Era eso. El mensaje. El silencio. Los meses en Port Noir. La locura de Zurich, en París. Nadie podía saber qué había ocurrido. Le ordenaban que apareciera. Que saliera a la superficie. Tenías razón, Marie, amor mío, queridísima mía. Tuviste razón desde el comienzo.

—¿Nada más, entonces? —preguntó Bourne, tratando de dominar la impaciencia de su voz, deseoso como nunca de estar de regreso junto a Marie.
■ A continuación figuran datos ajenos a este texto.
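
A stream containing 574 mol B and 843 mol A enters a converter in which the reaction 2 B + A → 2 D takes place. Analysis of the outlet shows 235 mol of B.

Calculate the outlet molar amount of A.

674 mol

For B: n = n₀ − 2ξ → 235 = 574 − 2ξ, giving ξ = 169.5 mol.
Outlet amounts (n = n₀ + ν ξ):
  B: 574 − 2(169.5) = 235
  A: 843 − 1(169.5) = 673.5
  D: 0 + 2(169.5) = 339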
—Es todo lo que sé. Pero, entiéndeme, nadie me dijo todo eso. A mí se me hizo participar en el asunto por los conocimientos que tenía de Medusa, y se estableció que Caín pertenecía a Medusa, pero jamás formé parte del círculo íntimo de Carlos.

—Pero estabas lo suficientemente cerca de él. Muchas gracias.

Jason dejó varios billetes en la mesa y empezó a incorporarse.

—Una cosa más —dijo d’Anjou—. No sé si tiene mucha importancia a estas alturas, pero saben que tu nombre no es Jason Bourne.

—¿Cómo dices?

—Veinticinco de marzo. ¿No lo recuerdas, Delta? Sólo faltan dos días, y la fecha es muy importante para Carlos. Se ha corrido la voz. Él quiere tener tu cadáver el veinticinco. Quiere entregárselo a los norteamericanos ese día.

—¿Qué tratas de decirme?

—Él 25 de marzo de 1968, Jason Bourne fue ejecutado en Tam Quan. Tú lo ejecutaste.